# Arrow rest



## Hnh092299 (Jun 3, 2015)

Anyone had any experience with Free Flyte Arrow rest. Thinking of getting one. Currently shooting a timberdoodle off my Mathews C4. Wondering if this would be a more forgiving setup as well as holding the arrow better for hunting situations.










Sent from my iPhone using Tapatalk


----------



## fmoss3 (Apr 20, 2003)

Good looking rest.......How $$$$$


----------



## TR1960 (Jan 3, 2016)

I have successfully hunted with that rest. Put some mole skin on the blade and keep the plastic tube that comes with it on the wire and you have a completely silent draw even with aluminum arrows.
The rest works very good for target shooting too and you obviously don't need the silencing aspect of mole skin & plastic wire tube.

Only issue with most compound rests for hunting with fingers is retaining the arrow quietly on the rest during needs of relative quick action in unstable foot positions (Still/Stalk hunting), but for finger shooting hunters using a ground blind or sitting on a tri-pod stool, it's a great option.

For Still/Stalk hunting with fingers, the Whisker Biscuit works very well. (12 to 24 yds which is 100% of my shot/kill range).


----------



## wa-prez (Sep 9, 2006)

I saw LOTS of the Compound Limited (FSL) archers at Vegas using that rest.


----------



## bigcypress (Jan 24, 2013)

i use several of them for target shooting in our basement but with a plunger button . tried a number of others but found these most satisfactory . . . peace


----------



## JMLOWE (Apr 19, 2011)

wa-prez said:


> I saw LOTS of the Compound Limited (FSL) archers at Vegas using that rest.

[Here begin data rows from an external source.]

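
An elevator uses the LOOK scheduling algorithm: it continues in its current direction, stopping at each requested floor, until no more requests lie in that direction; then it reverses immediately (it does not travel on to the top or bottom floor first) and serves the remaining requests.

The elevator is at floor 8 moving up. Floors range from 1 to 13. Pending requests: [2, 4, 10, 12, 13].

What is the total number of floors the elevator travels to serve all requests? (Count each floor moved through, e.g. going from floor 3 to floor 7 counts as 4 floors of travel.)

Answer: 16

Derivation:
Start at floor 8 moving up, LOOK stop order: [10, 12, 13, 4, 2]
  8 → 10: |10-8| = 2, total = 2
  10 → 12: |12-10| = 2, total = 4
  12 → 13: |13-12| = 1, total = 5
  13 → 4: |4-13| = 9, total = 14
  4 → 2: |2-4| = 2, total = 16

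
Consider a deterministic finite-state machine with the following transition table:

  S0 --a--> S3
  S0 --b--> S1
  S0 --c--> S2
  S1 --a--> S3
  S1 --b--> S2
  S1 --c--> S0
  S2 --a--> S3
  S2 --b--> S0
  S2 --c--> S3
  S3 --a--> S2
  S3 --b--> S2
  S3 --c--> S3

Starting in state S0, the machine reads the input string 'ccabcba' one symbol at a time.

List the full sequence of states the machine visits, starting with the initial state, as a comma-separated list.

Answer: S0, S2, S3, S2, S0, S2, S0, S3

Derivation:
Start: S0
  read 'c': S0 --c--> S2
  read 'c': S2 --c--> S3
  read 'a': S3 --a--> S2
  read 'b': S2 --b--> S0
  read 'c': S0 --c--> S2
  read 'b': S2 --b--> S0
  read 'a': S0 --a--> S3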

I was one of them, shooting a white Hoyt Prevail. All I have shot in years, both hunting and target. Never a problem and highly recommend.


----------



## Hnh092299 (Jun 3, 2015)

Thanks for the advice, I'll pick one up 


Sent from my iPhone using Tapatalk


----------



## Robert58 (Oct 5, 2002)

If they still make the Free Flyte Elite that is the one to get. I shoot the Golden Key Superstar. But it's like pulling teeth to get someone to part with one of those.


----------



## Agrippa (Jan 21, 2016)

I have that on my bow. I can't say I've tried others but I so far I like it. Isn't showing any wear. Easy to adjust. I'd recommend it


----------



## archer_nm (Mar 29, 2004)

As long as it is made by AAE it is one of the best, been using one forever. Shooting BB


----------



## carletes47 (Feb 10, 2010)

hello fingers boys
I bought a pse moneymaker to pull with fingers
I wanted to know your opinions, is it adequate? I only open 27 inches
What simple rest do you recommend? I have not thrown with fingers from my pse yet flyte of year 80, I plan the instinctive shot with the


----------



## shadowhunter (Oct 12, 2003)

Check out the New Archery Products Center rest flipper. Simple and easy to tune.


----------



## afox1980 (Nov 9, 2018)

I shot one of those for years and loved it. I still have one in my archery box but am currently using a Centerest flipper. Have had good success with both.


----------



## GBUSMCR (Jul 27, 2008)

I use the AAE Free Flyte Elite with plunger. Good rest and use it for hunting. I went with the Elite as its a machined unit.


----------



## Khabib (Oct 16, 2018)

I used that rest. I did not work for me. I like NAP Centerest. Simple and works well for finger shooting.


----------



## Porthos (Oct 21, 2018)

looks good


----------



## BaseHunter (Sep 2, 2017)

I'm going to highly consider this one! Thanks for the info gents!


----------



## CountMein505 (Apr 20, 2018)

To me it sits far below the mounting hole ..soo u have to adjust tillering ..and I use 4" fletch..it works ok..but rather use NAP flipper rest. ..just saying !!


----------



## Since1985Tx (Jan 19, 2021)

_I personally use an AAE Free Flyte Elite with a long Beiter Plunger.















_


----------



## toxy2020 (Jan 24, 2021)

My only issue with the free flyte was the nylon grub screw used to adjust the arm position in/out tended to self adjust on the fly, I swapped the nylon for a metal one and it worked fine. 

Currently using a Zniper on my barebow recurve but I haven't heard of it being used on a compound, but I may try it when I eventually get around to setting up a comp to play with.


----------